Confidence isn’t about puffing your chest out or acting like you have it all figured out. The people who try too hard to appear confident often come across as the most insecure.
Here’s how I slowly built confidence without faking it, and how you can too.
Know Your Stuff
I had to give many presentations during my time in college. At first, I was very nervous, and it showed when I was up there saying my lines. It took me a few trial and errors to dig deeper and understand the root cause of my lack of confidence. It wasn’t because of my mindset or personality. It was due to my lack of knowledge about the content. Next time, I went fully prepared, and my confidence grew 10x (literally).
Nothing builds confidence like competence. Whether it’s your work, a hobby, or the ability to hold a good conversation. The more you know, the more grounded you feel.
Confidence comes from preparation. Don’t aim to be the loudest person in the room. Be the most prepared.
Keep Promises to Yourself
Every time you say you’ll do something and then don’t, you chip away at your self-trust. Real confidence is built with integrity with yourself first.
Start with small things, such as waking up when you say you will, going for that walk, finishing a task, or calling a friend. These little wins add up.
There was a time when I’d make grand plans to work out every day, write at 8 a.m., and follow a strict diet. But I used to fail by day three. Then, I began setting smaller, achievable goals, such as 10-minute workouts, writing 200 words a day, and eating home-cooked meals. Slowly, I became someone who follows through.
Self-trust is the foundation of self-confidence.
Get Comfortable Being Uncomfortable
Confidence comes from repetitively putting yourself through discomfort. Eventually, nothing uncomfortable will affect you. You never become nervous if you begin to embrace discomfort.
I’ve begun doing difficult things, such as taking cold showers, prioritizing the most challenging tasks first thing, and speaking to strangers, to build confidence. I once joined a speaking group (Toastmasters) to get over my fear of public speaking.
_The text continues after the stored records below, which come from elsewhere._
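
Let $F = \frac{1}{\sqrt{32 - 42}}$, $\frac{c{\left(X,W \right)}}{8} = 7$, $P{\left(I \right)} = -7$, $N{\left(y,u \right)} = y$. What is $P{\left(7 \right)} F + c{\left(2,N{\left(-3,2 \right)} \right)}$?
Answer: $56 + \frac{7 i \sqrt{10}}{10} \approx 56.0 + 2.2136 i$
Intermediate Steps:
$c{\left(X,W \right)} = 56$ ($c{\left(X,W \right)} = 8 \cdot 7 = 56$)
$F = - \frac{i \sqrt{10}}{10}$ ($F = \frac{1}{\sqrt{-10}} = \frac{1}{i \sqrt{10}} = - \frac{i \sqrt{10}}{10} \approx - 0.31623 i$)
$P{\left(7 \right)} F + c{\left(2,N{\left(-3,2 \right)} \right)} = - 7 \left(- \frac{i \sqrt{10}}{10}\right) + 56 = \frac{7 i \sqrt{10}}{10} + 56 = 56 + \frac{7 i \sqrt{10}}{10}$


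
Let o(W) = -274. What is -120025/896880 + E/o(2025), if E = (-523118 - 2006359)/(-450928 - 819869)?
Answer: -1468704921707/10409738708688 ≈ -0.14109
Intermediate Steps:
E = 843159/423599 (E = -2529477/(-1270797) = -2529477*(-1/1270797) = 843159/423599 ≈ 1.9905)
-120025/896880 + E/o(2025) = -120025/896880 + (843159/423599)/(-274) = -120025*1/896880 + (843159/423599)*(-1/274) = -24005/179376 - 843159/116066126 = -1468704921707/10409738708688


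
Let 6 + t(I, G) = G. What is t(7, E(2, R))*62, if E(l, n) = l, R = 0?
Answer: -248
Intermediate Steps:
t(I, G) = -6 + G
t(7, E(2, R))*62 = (-6 + 2)*62 = -4*62 = -248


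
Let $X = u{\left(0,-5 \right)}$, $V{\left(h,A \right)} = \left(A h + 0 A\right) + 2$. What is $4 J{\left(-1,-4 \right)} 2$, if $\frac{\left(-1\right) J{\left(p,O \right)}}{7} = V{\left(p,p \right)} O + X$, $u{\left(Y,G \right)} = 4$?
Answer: $448$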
My hands shook during my first talk. My voice cracked. But no one laughed. They nodded, smiled, and encouraged me.
I learned that people are usually rooting for you more than you think. And every time you learn into discomfort, you expand your comfort zone.
You don’t need to be fearless to be confident. You just need to act despite the fear.
Stop Comparing
Comparison is a confidence killer. There will always be someone smarter, richer, better-looking, or more successful. If you measure yourself against others, you will never succeed.
Social media makes this worse. It’s a highlight reel, not real life. I’ve learned to mute or unfollow accounts that make me feel “less than.” Not because I’m bitter, but because I’m protecting my mental space.
Confidence grows when you stop measuring your worth through someone else’s lens. Learn to be comfortable in your own skin.
Speak Kindly to Yourself
Your internal dialogue shapes how you show up in the world. If you constantly tell yourself you aren’t good enough, you will act like it.
Start catching your inner critic.
Would you speak to others the way you talk to yourself? If not, change the tone. When I catch myself thinking, “You always mess this up,” I pause and reframe: “You are learning. You will get better.” It sounds cheesy, but it works.
How you speak to yourself becomes how you believe in yourself.
Conclusion
“Fake it till you make it” doesn’t really work in real life. It might give you a temporary boost in motivation, but what you actually need is to become it while you build it.
Confidence is not about having all the answers. It’s about trusting that you can figure things out along the way. Start with honesty and celebrate small wins. Do things that make you uncomfortable, even if they are difficult. Show up as you, imperfect and growing. That’s the kind of confidence that lasts.